One chemical formula can represent various molecules according to the atomic arrangement. The molecules with the same formula but different structures are called the 'structural isomers (constitutional isomers).' Besides, some molecules can have different properties according to the atom arrangement in the space, although the same chemical formula. Stereoisomers are molecules that have the same bonding state but disparate stereoscopic structures. Among them, isomers that can build the same structure by rotating atom groups are called conformational isomers.
The Molecule Builder supports the diverse functions for molecular modeling. For example, a helpful function is the 'Conformers' that find the conformers (conformational isomers).
Finding the conformers is meaningful. The energy stability can be varied according to the inter-angles of the atoms in the 3D space. If the number of atoms is large, it is difficult to find a stable conformer due to the many possibilities.
We can solve this problem by geometry optimization instead of finding conformers. However, some cases would fail in finding the global minimum (ground state) because the calculation terminated at the local minimum.
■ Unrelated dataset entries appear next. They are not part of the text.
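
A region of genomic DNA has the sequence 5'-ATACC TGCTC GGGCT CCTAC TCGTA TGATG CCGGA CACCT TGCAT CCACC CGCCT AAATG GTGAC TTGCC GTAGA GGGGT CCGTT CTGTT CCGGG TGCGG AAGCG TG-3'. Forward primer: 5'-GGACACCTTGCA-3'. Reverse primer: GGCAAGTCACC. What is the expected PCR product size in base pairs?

Forward primer GGACACCTTGCA is found on the top strand at positions 33–44.
The reverse primer's reverse complement is GGTGACTTGCC, which matches the template at positions 60–70.
Amplicon spans positions 33–70: 38 bp.

38 bp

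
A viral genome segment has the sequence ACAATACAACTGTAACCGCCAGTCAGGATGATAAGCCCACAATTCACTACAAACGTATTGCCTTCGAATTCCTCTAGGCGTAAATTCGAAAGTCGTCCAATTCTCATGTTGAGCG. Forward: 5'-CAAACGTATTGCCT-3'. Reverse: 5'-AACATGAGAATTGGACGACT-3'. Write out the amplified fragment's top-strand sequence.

5'-CAAACGTATTGCCTTCGAATTCCTCTAGGCGTAAATTCGAAAGTCGTCCAATTCTCATGTT-3'

The forward primer matches the template at positions 50–63.
The reverse primer's reverse complement is AGTCGTCCAATTCTCATGTT, which matches the template at positions 91–110.
The product is the template from position 50 through 110 (61 bp).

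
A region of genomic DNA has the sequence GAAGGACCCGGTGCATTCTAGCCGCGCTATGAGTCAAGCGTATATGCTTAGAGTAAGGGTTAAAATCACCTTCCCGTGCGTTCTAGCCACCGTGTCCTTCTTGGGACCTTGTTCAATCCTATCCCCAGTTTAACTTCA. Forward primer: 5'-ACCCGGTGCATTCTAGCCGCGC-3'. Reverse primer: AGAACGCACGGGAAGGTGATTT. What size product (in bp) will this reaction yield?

79 bp

Forward primer ACCCGGTGCATTCTAGCCGCGC is found on the top strand at positions 6–27.
Taking the reverse complement of AGAACGCACGGGAAGGTGATTT gives AAATCACCTTCCCGTGCGTTCT, found at positions 63–84 on the template; the primer anneals here to the top strand with its 3' end pointing upstream.
Product length = (reverse-primer end) − (forward-primer start) + 1 = 84 − 6 + 1 = 79 bp.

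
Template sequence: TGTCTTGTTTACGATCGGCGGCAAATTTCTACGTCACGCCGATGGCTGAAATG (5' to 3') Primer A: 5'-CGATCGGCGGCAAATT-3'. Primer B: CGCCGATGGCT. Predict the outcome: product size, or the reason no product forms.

Primer A (CGATCGGCGGCAAATT) matches the top strand at positions 12–27 (3' end points downstream).
Primer B (CGCCGATGGCT) also matches the top strand directly, at positions 37–47 — its reverse complement AGCCATCGGCG is not present.
Both primers anneal to the bottom strand with 3' ends pointing the same way, so neither can prime synthesis back toward the other.

No product — both primers anneal to the same strand and extend in the same direction.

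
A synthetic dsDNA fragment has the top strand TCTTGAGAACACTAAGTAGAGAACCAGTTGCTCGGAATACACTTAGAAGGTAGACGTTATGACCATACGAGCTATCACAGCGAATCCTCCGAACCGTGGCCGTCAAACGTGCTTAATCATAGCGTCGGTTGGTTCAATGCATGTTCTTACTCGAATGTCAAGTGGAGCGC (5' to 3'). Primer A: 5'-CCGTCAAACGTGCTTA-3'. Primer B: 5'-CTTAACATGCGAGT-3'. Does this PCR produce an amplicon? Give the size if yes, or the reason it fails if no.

No product — primer B has no binding site in the template.

Primer B (CTTAACATGCGAGT) does not match the top strand, and its reverse complement ACTCGCATGTTAAG does not match either.
With no annealing site for primer B, no amplification occurs.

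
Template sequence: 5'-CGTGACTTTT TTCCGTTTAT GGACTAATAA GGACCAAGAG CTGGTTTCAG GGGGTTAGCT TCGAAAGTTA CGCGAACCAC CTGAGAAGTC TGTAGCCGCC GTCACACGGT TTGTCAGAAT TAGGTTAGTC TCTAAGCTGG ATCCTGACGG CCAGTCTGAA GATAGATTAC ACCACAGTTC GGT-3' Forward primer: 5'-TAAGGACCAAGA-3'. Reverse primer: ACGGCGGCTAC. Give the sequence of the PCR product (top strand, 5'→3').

5'-TAAGGACCAAGAGCTGGTTTCAGGGGGTTAGCTTCGAAAGTTACGCGAACCACCTGAGAAGTCTGTAGCCGCCGT-3'

Scanning the template, TAAGGACCAAGA occurs at positions 28–39; this primer anneals to the bottom strand there with its 3' end pointing downstream.
Reverse complement of the reverse primer: GTAGCCGCCGT. This occurs on the top strand at positions 92–102.
The product is the template from position 28 through 102 (75 bp).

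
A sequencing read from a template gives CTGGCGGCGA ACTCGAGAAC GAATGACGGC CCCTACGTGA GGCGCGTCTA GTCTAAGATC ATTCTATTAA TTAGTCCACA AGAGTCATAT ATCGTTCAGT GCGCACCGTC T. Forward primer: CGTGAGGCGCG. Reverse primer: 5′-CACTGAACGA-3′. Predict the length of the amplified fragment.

The forward primer matches the template at positions 36–46.
The reverse primer's reverse complement is TCGTTCAGTG, which matches the template at positions 92–101.
Product length = (reverse-primer end) − (forward-primer start) + 1 = 101 − 36 + 1 = 66 bp.

66 bp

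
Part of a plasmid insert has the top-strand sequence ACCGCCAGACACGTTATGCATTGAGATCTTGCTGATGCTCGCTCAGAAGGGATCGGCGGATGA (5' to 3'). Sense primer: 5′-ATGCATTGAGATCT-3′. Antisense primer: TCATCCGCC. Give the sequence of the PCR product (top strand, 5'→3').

The forward primer matches the template at positions 16–29.
Reverse complement of the reverse primer: GGCGGATGA. This occurs on the top strand at positions 55–63.
The product is the template from position 16 through 63 (48 bp).

5'-ATGCATTGAGATCTTGCTGATGCTCGCTCAGAAGGGATCGGCGGATGA-3'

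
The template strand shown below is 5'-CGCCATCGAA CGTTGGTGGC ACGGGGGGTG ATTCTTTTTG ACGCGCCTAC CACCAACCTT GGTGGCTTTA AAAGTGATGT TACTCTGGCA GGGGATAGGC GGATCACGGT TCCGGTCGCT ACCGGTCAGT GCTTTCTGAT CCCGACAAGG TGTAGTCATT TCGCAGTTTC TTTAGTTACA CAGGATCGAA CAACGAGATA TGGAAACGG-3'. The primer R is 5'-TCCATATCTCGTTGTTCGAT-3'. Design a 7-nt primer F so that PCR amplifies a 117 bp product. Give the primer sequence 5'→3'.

5'-GCAGGGG-3'

The reverse primer's reverse complement ATCGAACAACGAGATATGGA matches the template at positions 185–204, so the product ends at position 204.
A 117 bp product then starts at position 204 − 117 + 1 = 88.
The forward primer is identical to the top strand there: GCAGGGG.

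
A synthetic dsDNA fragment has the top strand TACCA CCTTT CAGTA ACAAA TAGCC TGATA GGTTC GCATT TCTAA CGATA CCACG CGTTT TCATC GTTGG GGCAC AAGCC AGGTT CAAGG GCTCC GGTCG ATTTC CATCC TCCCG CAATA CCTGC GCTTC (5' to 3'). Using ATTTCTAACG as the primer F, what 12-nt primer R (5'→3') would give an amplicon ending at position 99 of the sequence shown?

5'-GACCGGAGCCCT-3'

The forward primer binds at positions 38–47; the product's 3' end on the top strand is position 99.
The reverse primer anneals to the top strand over positions 88–99, i.e. to AGGGCTCCGGTC.
Its sequence written 5'→3' is the reverse complement: GACCGGAGCCCT.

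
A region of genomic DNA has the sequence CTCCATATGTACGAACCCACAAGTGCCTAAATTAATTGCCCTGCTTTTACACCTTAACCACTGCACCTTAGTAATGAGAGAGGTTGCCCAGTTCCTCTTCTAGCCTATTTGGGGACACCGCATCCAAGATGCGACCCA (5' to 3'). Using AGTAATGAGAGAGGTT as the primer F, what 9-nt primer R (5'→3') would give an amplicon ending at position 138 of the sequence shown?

The forward primer binds at positions 70–85; the product's 3' end on the top strand is position 138.
The reverse primer anneals to the top strand over positions 130–138, i.e. to TGCGACCCA.
Its sequence written 5'→3' is the reverse complement: TGGGTCGCA.

5'-TGGGTCGCA-3'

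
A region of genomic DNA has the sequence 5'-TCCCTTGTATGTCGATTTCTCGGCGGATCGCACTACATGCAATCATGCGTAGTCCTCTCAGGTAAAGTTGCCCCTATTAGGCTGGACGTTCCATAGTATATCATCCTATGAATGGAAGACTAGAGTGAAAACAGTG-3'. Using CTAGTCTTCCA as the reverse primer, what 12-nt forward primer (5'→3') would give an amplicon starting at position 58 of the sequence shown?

5'-TCAGGTAAAGTT-3'

The reverse primer's reverse complement TGGAAGACTAG matches the template at positions 113–123; the product starts at position 58.
The forward primer is identical to the top strand over positions 58–69: TCAGGTAAAGTT.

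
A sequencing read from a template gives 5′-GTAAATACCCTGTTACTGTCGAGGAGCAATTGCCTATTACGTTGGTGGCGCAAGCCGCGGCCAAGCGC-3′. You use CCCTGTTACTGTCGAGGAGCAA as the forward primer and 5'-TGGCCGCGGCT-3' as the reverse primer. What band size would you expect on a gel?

56 bp

The forward primer matches the template at positions 8–29.
The reverse primer's reverse complement is AGCCGCGGCCA, which matches the template at positions 53–63.
Amplicon spans positions 8–63: 56 bp.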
It is not easy to induce a new minimum found through structure modification since 2D structures cannot include the angle information.
For these cases, we should examine the conformers to determine which atomic arrangement the molecule can have through 'Conformer search.' And it is recommended to perform the optimization with DFT from the desired structure among various conformers.
In this module tip, we'll learn how to use the 'Conformers' function of the Molecule Builder.
1. Drawing Molecule
We require to draw a 2D structure in the Ketcher tab of the Molecule Builder. For more information on this, refer to the previous module tips, 'Molecular Modeling in Materials Square' and 'How to Model Complex Molecules.'
이This module tip will show you modeling the 'Ethane' and 'Butane' as examples for conformer search.
2. Conformer search
The conformation search is immediately processed after clicking the 'Conformers' button on the top of the Molecule Builder module. The 3D converting is performed together. Therefore, It can be performed only to the 2D structure, which not conducted the 3D convert. The conformation search is proceeded using the 'Confab' algorithm of the 'Generate multiple conformers' function of the 'Open Babel.'
The obtained conformers and the relative energy of each conformer can be checked on the right-side list.
Select the conformer with relative energy is 0.000 kcal/mol and move to the 'Visualizer' tab to see the most stable molecule geometry. In some cases, it may be easier to find the global minimum when performing optimization calculations with DFT from other structures with relative energy close to 0.000 kcal/mol.
The 'staggered' conformation is the most stable structure. We can find the staggered structure by performing the geometry optimization with the MMFF94 forcefield from the 3D button. However, after pressing the 'Conformers' button and looking at the relative energy data together, you can certainly see that the staggered conformation is the most stable structure.
This molecule has a small molecular weight; therefore, the most stable configuration can be found even when optimizing the MMFF94 forcefield. From the relative energy obtained during the conformer search, we can determine that the 'Anti' conformation that has the angle of 180° between the two methyl groups is the most stable.
If the algorithm found too many conformers, only the top 10 stable structures energetically will be added to the list.
In this module tip, we learned how to find the conformational isomers of molecules using the 'Conformers' function of the 'Molecule Builder' module. Use the conformer search function to find possible atomic arrangements in a molecule, and start DFT calculation from the desired structure to efficiently find the ground-state molecular structure.